HQ TERRITORIO NEUTRO | CAMELOT 3000

Adilson Carvalho

Há milênios, as lendas Arturianas fascinam a imaginação alheia. Grandes autores compilaram fatos e lendas de tempos imemoriais como Sir Thomas Mallory, Bernard Cromwell, Marion Zimmer Bradley, e outros que nos legaram com histórias dos Cavaleiros da Távola Redonda, do reino mítico de Camelot, da espada Excalibur, do demanda do Santo Graal, da magia de Morgana e Merlin, personagens que formam uma mitologia riquíssima mergulhada nos mares da eternidade. Entre dezembro de 1982 e abril de 1985, o escritor Mike W. Barr e o desenhista Brian Bolland criaram uma fabulosa minissérie em 12 partes reimaginando o mito arturiano renascendo em um futuro distópico onde os governos mundiais são ineptos e corruptos e o planeta Terra é invadido por alienígenas que visam a completa destruição da humanidade. Nessa realidade, desprovido de esperança, o jovem Tom Prentice descobre a tumba do Rei Arthur, que volta à vida diante de seus olhos cumprindo a antiga profecia de que o lendário monarca voltaria quando os bretões mais precisassem.

Depois de despertarem Merlin de seu sono milenar em Stonehenge, os cavaleiros da távola redonda são convocados, todos reencarnados em novos corpos e sem memória de quem haviam sido. Lancelot é um industrial francês, Gawain é um policial e pai de família sul africano, Galahad é um samurai japonês, Kay é um ladrão fugitivo, Percival é um escravo transformado em um monstro, Guinevere é a comandante das forças de defesa da Terra e Tristão é uma mulher prestes a se casar. A história estava muito à frente de sua época e foi censurada quando publicada no Brasil pela primeira vez nos títulos Batman (1ª série) e Superamigos, da editora Brasil. Como Camelot 3000 foi publicada pelo sistema de Mercado Direto, ou seja, as edições eram impressas diretamente para os consumidores. Diferentemente da distribuição em livrarias e bancas de jornal, que operam em um modelo de venda ou devolução, a distribuição no sistema de Mercado Direto proíbe que distribuidores e varejistas devolvam suas mercadorias não vendidas para reembolso. O estoque excedente de cada mês, por sua vez, poderia ser arquivado e vendido posteriormente, impulsionando o desenvolvimento de um mercado organizado para “edições anteriores”. Com isso, a DC comics conseguia driblar os censores e ter mais liberdade criativa como nas sequências de sexo entre Lancelot e Guinevere ou na homossexualidade de Tristão em seu relacionamento com Isolda. A série também fez uma breve experiência com a reprodução da arte diretamente dos lápis (ou seja, sem tinta).
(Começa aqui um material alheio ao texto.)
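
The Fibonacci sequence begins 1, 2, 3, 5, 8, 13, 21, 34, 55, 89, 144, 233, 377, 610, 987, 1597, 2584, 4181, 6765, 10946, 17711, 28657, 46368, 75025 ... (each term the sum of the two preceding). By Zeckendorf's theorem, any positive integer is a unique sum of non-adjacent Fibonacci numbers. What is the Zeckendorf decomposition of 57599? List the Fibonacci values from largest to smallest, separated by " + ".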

No entanto, as técnicas de impressão da época ainda eram relativamente primitivas, e Bolland descobriu que criar arte a lápis que pudesse ser reproduzida pelas impressoras era mais trabalhoso do que pintá-la de fato. Por isso, apenas duas páginas (especificamente, as duas primeiras páginas da edição nº 2) foram produzidas dessa maneira.

Outro atrativo da obra foi a diversidade, fugindo dos estereótipos corriqueiros e apresentando os cavaleiros reencarnados em diversas etnias, nacionalidades, e até mesmo na questão do lesbianismo. A narrativa não foge de temas polêmicos como o adultério da rainha Guinevere e o incesto representado pelo secretário da ONU Jordan Mathews que é revelado como a reencarnação de Mordred, o filho de Morgana Le Fey com seu meio irmão Arthur. A publicação de Camelot 3000 foi irregular sendo inicialmente mensalmente, mas passando por hiatos constantes até sua conclusão. No Brasil o material foi lido de agosto de 1984 a outubro de 1985, depois republicado em edições especiais e encadernações pela própria editora Abril, pela editora Mythos e pela Panini. Um trabalho primoroso que em tempos de adaptações live action para o cinema e streaming, bem que mereceria ter um filme ou série com atores interpretando os personagens em um contexto de ficção científica como o adotado por Barr e Bolland, mostrando que Arthur é o monarca do passado e do futuro.